Journey into Mindfulness
I always thought that mindfulness was just about meditating. Through my yoga practice and a 200 hour yoga teacher certification program (RYT 200), I began to understand that while mindfulness included ways to calm my mind through meditation, the real work began once I truly understood the meaning of being present.
Being present in this moment, right now, changed everything! I understood that when trying to interact with other people, trying to “multi-task” just does not work. It is impossible to be on the phone with someone while trying to catch up on emails or texting someone back. Or, if one of my children wanted to talk to me while I was on my computer, I had to stop doing what I was doing in order to be present. While I thought I could manage multiple simple tasks, being present is not a simple task; I am not talking about playing Candy Crush while watching TV. I am talking being present when someone is talking to me, whether I am on the phone or sharing a meal with them.
There is so much to notice when listening to someone. Aside from just absorbing what they are saying, there is tone, inflection, choice of works and other subtle actions. And if you happen to be in the same room with the person who is speaking, there are gestures, body language, eye movement, facial expressions and a host of other queues that help convey the message of the person talking.

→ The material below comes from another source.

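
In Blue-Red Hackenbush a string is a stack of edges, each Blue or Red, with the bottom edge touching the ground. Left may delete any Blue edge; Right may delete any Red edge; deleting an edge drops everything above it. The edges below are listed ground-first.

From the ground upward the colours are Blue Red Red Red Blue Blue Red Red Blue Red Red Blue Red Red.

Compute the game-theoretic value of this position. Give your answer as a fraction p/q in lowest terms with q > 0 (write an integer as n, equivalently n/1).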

Besides listening to the message, I have learned to focus my brain on what is being communicated and not drifting away. Yes, my mind still wanders when I am listening to someone, but I gently bring myself back and renew my focus. I don’t berate myself for getting distracted, since that is part of life. I also resist the urge to interrupt whoever is speaking, because I have something so important to interject that I can’t seem to wait another moment to let the person stop talking. I know, you are thinking, “I do that all of the time.” It is a gift to let the person talking complete their thoughts before interjecting something. First, the speaker is happy because they actually get to say what they wanted to say, and the conversation tends to stay more focused, on the topic at hand vs following a winding, curvy road.
Now if you want to really try a game changer, after the person has said their peace, try to repeat something back to them to acknowledge you heard what they said. I will say, “So, what I think I heard you say……..” Now the speaker is really happy, because I have let them know I understand their message, and from there I can add comments and share specific ideas on what I heard.